10)  Poltergeist III… Dipesto Nothing – Made before there actually was a third (and thankfully final Poltergeist feature film) is this amusing show about how Dipesto takes on a case Dave & Maddie rejected to show Viola she does not need him or them to prove her able-bodiedness.  Too bad the creators did not listen.

11)  Blonde On Blonde – Opening with Janet Jackson’s classic hit Nasty, which in itself has a whole new context, Donna Dixon and Robert Wuhl guest star in this show in which Maddie is not in her element.  She wants to be alone, but when David pushes too much, a dead body surfaces.  Unfortunately, Viola joins in the sleuthing.

12)  Sam & Dave* - Mark Harmon, who is likable, turns up as competition for David in a way that makes the show more about whether Dave and Maddie will get together or not versus the show that made it a classic.

13)  Maddie’s Turn To Cry – The storyline from the previous show continues, more predictably than expected.

14)  I Am Curious… Maddie – The title spoofs the famous sexuality film, while the show continues its soap-opera love triangle.  Some feel this was the episode that ended the show for good.
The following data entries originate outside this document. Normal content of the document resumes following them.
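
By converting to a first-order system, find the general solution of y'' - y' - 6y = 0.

Let x_1 = y, x_2 = y'. Then x_1' = x_2 and x_2' = 6x_1 + x_2.
A = [[0,1],[6,1]]; det(A-λI) = λ^2 - λ - 6.
Eigenvalues λ = -2, 3 with eigenvectors (1,-2), (1,3).

y(t) = c_1e^(-2t) + c_2e^(3t)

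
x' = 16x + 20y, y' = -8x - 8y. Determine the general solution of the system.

Coefficient matrix A = [[16, 20], [-8, -8]].
Characteristic polynomial det(A - λI) = λ^2 - 8λ + 32 = 0.
Eigenvalues λ = 4 ± 4i (complex conjugate pair).
For λ=4+4i: an eigenvector is (2,-1) - i(1,-1) = (2 - i, -1 + i).
A real fundamental pair from Re and Im of e^((4+4i)t)v: X_1 = e^(4t)(cos(4t)·(2,-1) + sin(4t)·(1,-1)), X_2 = e^(4t)(sin(4t)·(2,-1) - cos(4t)·(1,-1)).
General solution: K_1X_1 + K_2X_2.

x(t) = K_1e^(4t)sin(4t) + 2K_1e^(4t)cos(4t) + 2K_2e^(4t)sin(4t) - K_2e^(4t)cos(4t), y(t) = -K_1e^(4t)sin(4t) - K_1e^(4t)cos(4t) - K_2e^(4t)sin(4t) + K_2e^(4t)cos(4t)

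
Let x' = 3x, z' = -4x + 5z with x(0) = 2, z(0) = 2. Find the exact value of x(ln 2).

A = [[3,0],[-4,5]]; eigenvalues λ = 5, 3.
Eigenvectors: (0,1) for λ=5, (1,2) for λ=3.
From the initial condition, c_1 = -2, c_2 = 2.
x(ln 2) = (-2)(2^5)(0) + (2)(2^3)(1) = 16.

16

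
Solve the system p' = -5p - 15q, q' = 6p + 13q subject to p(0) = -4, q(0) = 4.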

15)  To Heiress Human – The soap opera comes to its conclusion and a new case shows up in which a client wonders if a marriage has to do with love or inheritance.

 

 

The 1.33 X 1 image is not bad, but not as good as the shows had been on the first set.  It was still a good-looking show and much better than many feature films we are getting now, but not quite where it was.  The great Gerald Penny Finnerman, A.S.C., brought even more of a glamorous look to the show and was a veteran and was back.  The color by DeLuxe is still has some fine moments.

 

The Dolby Digital 2.0 is again simple stereo, from the original monophonic sound.  The producers kept asking ABC to do the show in stereo at a time when that was something new, but they refused.  This sounds good, but is not the truer stereo it would have been if the network had made the better choice.  With that said, this sounds really good, showing the somewhat dated fidelity of the time.  To recap about the music, the Al Jarreau theme song was a Top 30 hit (#1 Adult Contemporary) and the series joined Miami Vice as one of the few TV shows at the time to have a hit soundtrack album, something that was highly uncommon at the time.  The theme is how you can tell how stereophonic this is and is not.

 

Extras are not as numerous this time, but include a nice paper foldout inside the booklike dual-sided and bound DigiPaks.  There are four audio commentary tracks as noted above and a nearly half-hour featurette called Memories Of Moonlighting that (along with one of the commentaries) reunites Willis and Shepherd.  That makes Moonlighting - Season Three yet another great set to catch.